Monday, October 30, 2006

Champions

On Wednesday, John Jr. and I flew up to St. Louis where it was rainy and cold. Our tickets were for Game 4, and so we headed down to the new Busch Stadium late that afternoon with the Cardinals up 2-1 in the Series. At game time, the tarp was still on the field and they told us that no time had been set to get the game underway. Finally, at about 9:15pm Central (about 1:45 after the game was supposed to have started) they announced that the game would be cancelled for the night.

We assumed that we'd be coming back to try again the next night, but oddly that turned out not to be the case. For reasons I still don't entirely understand, it was announced that Game 5 tickets would be honored the next night (in what would chronologically be Game 4), and that our Game 4 tickets would be honored on Friday night (in what would chronologically be Game 5).

After about thirty seconds of math, my son and I realized something. IF the Cardinals would win Game 4 the next night, they would go up 3-1 and we would be in a position to see the possible clincher. It seemed like a long shot, since in reality they were only halfway to a championship at that point and they'd have to win two more consecutive games. But the possibility was there.

And then it happened. We watched Game 4 on television with friends and family, and I don't know if I've ever been more invested in a game. We wanted that win so that it would be 3-1 heading into our game. When they won, we were ecstatic. One more win to go.

After raining all day Friday, things cleared up a couple of hours before game time on Friday night. Busch was absolutely crackling with electricity. Certainly we couldn't take anything for granted--after all, the Cardinals have blown two 3-1 World Series leads in the past--but something seemed different this time.

I've been a Cardinals baseball fan since I was old enough to talk. My parents have pictures of me wearing an StL hat as a toddler. I got to go to playoff and World Series games (even got pulled out of school!) in 1982 and 1985. My dad and I were sitting in the stands on the third base side when Ozzie Smith hit his first-ever left-handed home run against Tom Niedenfuer to beat the Dodgers in Game 5 of the NLCS. But at 10:22pm CDT on Friday night, with my son and I sitting in the upper deck in right field, Tigers third baseman Brandon Inge swung through an Adam Wainwright curveball and the Cardinals provided me with the sports highlight of my lifetime. After 24 years--after Don Denkinger stole the 1985 Series from us, after the crazy air conditioner in the Metrodome blew our '87 title away, after the disastrous Joe Torre/Mark Whiten/Ray Lankford/Todd Zeile years, after Darryl Kile died, after losing the great Jack Buck, after a 100-win team was humiliated by the Red Sox in the '04 Series, after a 105-win team was bounced from the playoffs by the Houston Astros last year, after they tore down the stadium that held so many memories--the St.
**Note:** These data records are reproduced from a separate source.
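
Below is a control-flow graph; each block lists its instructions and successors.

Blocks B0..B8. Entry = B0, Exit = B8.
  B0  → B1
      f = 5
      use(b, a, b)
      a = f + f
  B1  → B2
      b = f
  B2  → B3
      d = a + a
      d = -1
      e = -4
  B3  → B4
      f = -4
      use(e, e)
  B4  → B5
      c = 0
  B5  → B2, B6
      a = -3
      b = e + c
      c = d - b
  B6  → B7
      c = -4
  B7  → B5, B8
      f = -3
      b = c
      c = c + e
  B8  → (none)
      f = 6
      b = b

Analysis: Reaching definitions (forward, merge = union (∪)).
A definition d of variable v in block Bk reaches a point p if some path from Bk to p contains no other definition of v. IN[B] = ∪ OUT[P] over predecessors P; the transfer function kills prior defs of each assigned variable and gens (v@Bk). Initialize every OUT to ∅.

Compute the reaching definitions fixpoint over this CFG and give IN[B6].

Fixpoint table:
  B0:  IN={}  OUT={a@B0, f@B0}
  B1:  IN={a@B0, f@B0}  OUT={a@B0, b@B1, f@B0}
  B2:  IN={a@B0, a@B5, b@B1, b@B5, c@B5, d@B2, e@B2, f@B0, f@B3, f@B7}  OUT={a@B0, a@B5, b@B1, b@B5, c@B5, d@B2, e@B2, f@B0, f@B3, f@B7}
  B3:  IN={a@B0, a@B5, b@B1, b@B5, c@B5, d@B2, e@B2, f@B0, f@B3, f@B7}  OUT={a@B0, a@B5, b@B1, b@B5, c@B5, d@B2, e@B2, f@B3}
  B4:  IN={a@B0, a@B5, b@B1, b@B5, c@B5, d@B2, e@B2, f@B3}  OUT={a@B0, a@B5, b@B1, b@B5, c@B4, d@B2, e@B2, f@B3}
  B5:  IN={a@B0, a@B5, b@B1, b@B5, b@B7, c@B4, c@B7, d@B2, e@B2, f@B3, f@B7}  OUT={a@B5, b@B5, c@B5, d@B2, e@B2, f@B3, f@B7}
  B6:  IN={a@B5, b@B5, c@B5, d@B2, e@B2, f@B3, f@B7}  OUT={a@B5, b@B5, c@B6, d@B2, e@B2, f@B3, f@B7}
  B7:  IN={a@B5, b@B5, c@B6, d@B2, e@B2, f@B3, f@B7}  OUT={a@B5, b@B7, c@B7, d@B2, e@B2, f@B7}
  B8:  IN={a@B5, b@B7, c@B7, d@B2, e@B2, f@B7}  OUT={a@B5, b@B8, c@B7, d@B2, e@B2, f@B8}

Merge at B6: IN[B6] = OUT[B5] = {a@B5, b@B5, c@B5, d@B2, e@B2, f@B3, f@B7}

Answer: {a@B5, b@B5, c@B5, d@B2, e@B2, f@B3, f@B7}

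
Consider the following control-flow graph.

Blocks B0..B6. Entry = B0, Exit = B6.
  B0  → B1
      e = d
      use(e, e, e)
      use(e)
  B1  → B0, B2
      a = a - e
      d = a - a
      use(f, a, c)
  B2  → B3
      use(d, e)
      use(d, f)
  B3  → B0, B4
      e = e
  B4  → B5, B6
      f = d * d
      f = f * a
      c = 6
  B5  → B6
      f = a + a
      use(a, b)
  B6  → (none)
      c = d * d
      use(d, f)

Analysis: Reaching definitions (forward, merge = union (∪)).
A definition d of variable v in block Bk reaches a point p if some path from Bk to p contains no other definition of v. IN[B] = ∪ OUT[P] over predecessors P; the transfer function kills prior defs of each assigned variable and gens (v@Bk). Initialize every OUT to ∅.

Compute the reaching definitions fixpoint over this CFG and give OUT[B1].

Fixpoint table:
  B0:  IN={a@B1, d@B1, e@B0, e@B3}  OUT={a@B1, d@B1, e@B0}
  B1:  IN={a@B1, d@B1, e@B0}  OUT={a@B1, d@B1, e@B0}
  B2:  IN={a@B1, d@B1, e@B0}  OUT={a@B1, d@B1, e@B0}
  B3:  IN={a@B1, d@B1, e@B0}  OUT={a@B1, d@B1, e@B3}
  B4:  IN={a@B1, d@B1, e@B3}  OUT={a@B1, c@B4, d@B1, e@B3, f@B4}
  B5:  IN={a@B1, c@B4, d@B1, e@B3, f@B4}  OUT={a@B1, c@B4, d@B1, e@B3, f@B5}
  B6:  IN={a@B1, c@B4, d@B1, e@B3, f@B4, f@B5}  OUT={a@B1, c@B6, d@B1, e@B3, f@B4, f@B5}

Merge at B1: IN[B1] = OUT[B0] = {a@B1, d@B1, e@B0}
Applying B1's transfer function to that IN value gives OUT[B1] (row B1 above).

Answer: {a@B1, d@B1, e@B0}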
Louis Cardinals were the World Series champions.

A lot of people are whining about how bad this World Series was, about how the Cardinals didn't belong there. All I can say to that is: We were owed. This is a great franchise that does it the right way in the best baseball city on earth. We were on the other side of this deal in 2004 and 2005, falling short after winning in the triple digits. I don't recall anyone complaining in 2004 about the unfairness of it all when the Cardinals were swept out of the Series by the Red Sox, who were a wild card team. Nobody said the Cardinals "handed over the series" to the Sox despite the fact that the heart of the lineup had one hit that year. You gotta play the games, and the Cardinals did--better than any other team this postseason. They beat teams that were heavily favored in three straight series, all while never having the home field advantage. The Cardinals have the winningest record in baseball since 2000 while teams like the Diamondbacks and the Marlins and the White Sox have come and gone. Don't tell me they don't deserve a world championship.

At the end of the game with Inge batting, I started shooting some home video from our right field perch. The camera shakes as the stadium explodes and Yadier Molina runs out and jumps on Wainwright. I then pan to my son sitting next to me, and he has a look of unbridled joy on his face like I've never seen before. "It's incredible!" he keeps saying. He's a 14-year-old kid who, like his dad, was wearing a Redbirds cap before he could walk. He went to his first game when he was four months old. He devours sports pages his grandma sends him from St. Louis with Cardinals articles. He watches every out of games they play against Pittsburgh in May. And his team has just won its first World Series in his lifetime.

You don't ever top that. Anything the Cardinals ever do from here out is just icing on the cake for me.